While only a handful of locals signed that first statement of support, now dozens are signing on as soon as a strike is called. And locals have been contributing to each other’s strike funds. In Woburn, parents held a cookie sale to help cover the fines. One person paid $100 for a cookie.

So how did we get here? Certainly it matters that for the past 10 years the MTA has been led by members of Educators for a Democratic Union, a reform caucus. But what are the actual mechanisms by which this strike wave has grown?

It’s pretty simple, actually. Members are teaching each other.

The recent wave started in the fall of 2019, when Dedham educators struck. Members walked out on a Friday and had a settlement by Monday. Other locals took notice and reached out to Dedham leadership.

In the Merrimack Valley, north of Boston, members and leaders held informal meetings across locals about their contracts, bargaining, and how to build power to win.

After Brookline struck in May 2022, leaders there shared their lessons, which helped Haverhill and Malden plan.

Melrose voted to authorize a strike (January 2023) and had a settlement within 24 hours—everything the union had demanded. Those educators had been talking to their counterparts in Haverhill and Malden.

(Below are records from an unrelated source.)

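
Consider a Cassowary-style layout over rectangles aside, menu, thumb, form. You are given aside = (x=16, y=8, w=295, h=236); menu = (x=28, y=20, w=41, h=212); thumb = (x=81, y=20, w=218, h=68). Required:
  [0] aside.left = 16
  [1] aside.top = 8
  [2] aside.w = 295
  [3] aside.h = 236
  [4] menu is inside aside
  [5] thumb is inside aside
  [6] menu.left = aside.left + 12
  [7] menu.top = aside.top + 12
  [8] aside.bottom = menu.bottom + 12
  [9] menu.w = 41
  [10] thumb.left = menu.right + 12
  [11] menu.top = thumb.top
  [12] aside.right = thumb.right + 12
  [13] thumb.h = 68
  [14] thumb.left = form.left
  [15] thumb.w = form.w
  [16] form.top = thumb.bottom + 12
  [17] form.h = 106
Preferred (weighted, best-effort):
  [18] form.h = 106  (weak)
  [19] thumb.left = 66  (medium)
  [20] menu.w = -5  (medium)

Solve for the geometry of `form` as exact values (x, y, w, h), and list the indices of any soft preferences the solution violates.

1. form.x = 81  [thumb.left = form.left]
2. form.w = 218  [thumb.w = form.w]
3. form.y = 100  [form.top = thumb.bottom + 12]
4. form.h = 106  [form.h = 106]

form = (x=81, y=100, w=218, h=106)
violated soft preferences: 19, 20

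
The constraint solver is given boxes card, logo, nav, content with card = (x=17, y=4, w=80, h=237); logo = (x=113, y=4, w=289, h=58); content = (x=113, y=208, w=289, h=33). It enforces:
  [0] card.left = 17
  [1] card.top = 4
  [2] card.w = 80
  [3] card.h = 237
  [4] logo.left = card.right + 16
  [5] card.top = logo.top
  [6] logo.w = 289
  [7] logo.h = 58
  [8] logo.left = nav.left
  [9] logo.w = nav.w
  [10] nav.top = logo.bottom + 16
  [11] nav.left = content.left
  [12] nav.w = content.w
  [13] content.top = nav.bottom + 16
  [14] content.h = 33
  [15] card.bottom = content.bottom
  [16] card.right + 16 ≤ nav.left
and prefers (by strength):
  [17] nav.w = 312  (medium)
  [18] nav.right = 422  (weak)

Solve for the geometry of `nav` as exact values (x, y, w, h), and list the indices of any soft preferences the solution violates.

nav = (x=113, y=78, w=289, h=114)
violated soft preferences: 17, 18

1. nav.x = 113  [logo.left = nav.left]
2. nav.w = 289  [logo.w = nav.w]
3. nav.y = 78  [nav.top = logo.bottom + 16]
4. nav.h = 114  [content.top = nav.bottom + 16]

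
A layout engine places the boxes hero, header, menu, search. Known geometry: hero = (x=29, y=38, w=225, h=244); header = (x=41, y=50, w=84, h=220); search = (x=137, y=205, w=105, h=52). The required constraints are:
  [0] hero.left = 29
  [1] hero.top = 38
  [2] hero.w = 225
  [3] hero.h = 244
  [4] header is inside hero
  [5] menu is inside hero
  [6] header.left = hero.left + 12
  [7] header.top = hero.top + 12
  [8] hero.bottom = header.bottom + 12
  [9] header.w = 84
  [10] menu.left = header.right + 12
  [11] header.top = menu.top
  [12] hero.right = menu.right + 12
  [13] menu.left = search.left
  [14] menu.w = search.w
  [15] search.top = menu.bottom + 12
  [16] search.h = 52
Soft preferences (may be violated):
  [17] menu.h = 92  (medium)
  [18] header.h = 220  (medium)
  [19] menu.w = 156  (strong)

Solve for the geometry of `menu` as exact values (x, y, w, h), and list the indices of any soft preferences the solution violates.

1. menu.x = 137  [menu.left = header.right + 12]
2. menu.y = 50  [header.top = menu.top]
3. menu.w = 105  [hero.right = menu.right + 12]
4. menu.h = 143  [search.top = menu.bottom + 12]

menu = (x=137, y=50, w=105, h=143)
violated soft preferences: 17, 19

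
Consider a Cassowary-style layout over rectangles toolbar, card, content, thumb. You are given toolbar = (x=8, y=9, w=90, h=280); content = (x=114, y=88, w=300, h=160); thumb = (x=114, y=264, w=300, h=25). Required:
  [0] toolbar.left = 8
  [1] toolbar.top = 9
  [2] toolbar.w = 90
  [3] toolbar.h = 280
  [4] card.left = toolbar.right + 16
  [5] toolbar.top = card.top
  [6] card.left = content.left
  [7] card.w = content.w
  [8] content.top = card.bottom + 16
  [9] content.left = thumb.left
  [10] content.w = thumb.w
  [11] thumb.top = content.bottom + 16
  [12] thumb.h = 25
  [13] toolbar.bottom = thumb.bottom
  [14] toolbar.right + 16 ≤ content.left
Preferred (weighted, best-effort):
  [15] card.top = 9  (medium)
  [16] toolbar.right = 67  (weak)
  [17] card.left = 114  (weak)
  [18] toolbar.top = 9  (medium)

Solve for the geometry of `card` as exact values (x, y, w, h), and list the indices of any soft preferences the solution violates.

card = (x=114, y=9, w=300, h=63)
violated soft preferences: 16

1. card.x = 114  [card.left = toolbar.right + 16]
2. card.y = 9  [toolbar.top = card.top]
3. card.w = 300  [card.w = content.w]
4. card.h = 63  [content.top = card.bottom + 16]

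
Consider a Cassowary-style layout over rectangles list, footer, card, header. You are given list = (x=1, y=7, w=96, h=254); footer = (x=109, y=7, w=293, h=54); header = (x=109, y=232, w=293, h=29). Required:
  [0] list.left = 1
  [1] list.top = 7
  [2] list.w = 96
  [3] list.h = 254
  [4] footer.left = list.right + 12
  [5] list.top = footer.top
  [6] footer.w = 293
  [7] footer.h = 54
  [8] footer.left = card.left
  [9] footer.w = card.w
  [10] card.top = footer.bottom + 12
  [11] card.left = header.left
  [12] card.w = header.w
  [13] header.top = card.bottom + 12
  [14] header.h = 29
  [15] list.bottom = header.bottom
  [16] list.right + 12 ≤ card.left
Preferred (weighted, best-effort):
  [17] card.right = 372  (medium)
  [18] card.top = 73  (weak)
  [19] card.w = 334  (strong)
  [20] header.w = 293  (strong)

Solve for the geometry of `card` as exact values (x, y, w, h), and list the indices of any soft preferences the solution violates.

card = (x=109, y=73, w=293, h=147)
violated soft preferences: 17, 19

1. card.x = 109  [footer.left = card.left]
2. card.w = 293  [footer.w = card.w]
3. card.y = 73  [card.top = footer.bottom + 12]
4. card.h = 147  [header.top = card.bottom + 12]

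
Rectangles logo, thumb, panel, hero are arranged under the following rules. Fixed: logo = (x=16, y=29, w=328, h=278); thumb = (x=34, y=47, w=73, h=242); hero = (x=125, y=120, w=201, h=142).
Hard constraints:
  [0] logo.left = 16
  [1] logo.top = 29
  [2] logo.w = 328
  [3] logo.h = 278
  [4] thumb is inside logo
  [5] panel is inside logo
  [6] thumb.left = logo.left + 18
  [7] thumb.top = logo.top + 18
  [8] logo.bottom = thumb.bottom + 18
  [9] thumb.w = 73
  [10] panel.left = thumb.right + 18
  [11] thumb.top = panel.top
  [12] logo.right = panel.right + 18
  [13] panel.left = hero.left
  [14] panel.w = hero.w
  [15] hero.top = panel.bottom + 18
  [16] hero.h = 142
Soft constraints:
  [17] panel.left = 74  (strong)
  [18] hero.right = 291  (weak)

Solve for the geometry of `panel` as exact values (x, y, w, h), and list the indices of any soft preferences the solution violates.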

Woburn (February 2023) learned and added knowledge as educators there built community support and, after winning, turned that into a defeat for the mayor in the next election.

Teachers in other locals were organizing in parallel, building unseen power that never culminated in a strike vote only because the union won big before a vote was necessary.

Confidence And Joy

What did members teach one another? How to bring more members into the bargaining process. How to listen and democratize decision-making. How to collect and track information about what members are saying in one-to-ones and who is participating in actions. How to acknowledge and learn from mistakes.

These lessons were taught in Zoom meetings, phone calls, and visits to each other’s bargaining committees, and by joining bargaining as silent witnesses.

Across Massachusetts, rank-and-file union members are also learning how to overcome fear and demand what once seemed impossible—when they show up at each other’s picket lines and rallies, contribute to strike funds, and see the confidence and joy of their striking union siblings.

And the tone is clear: we’re just getting started.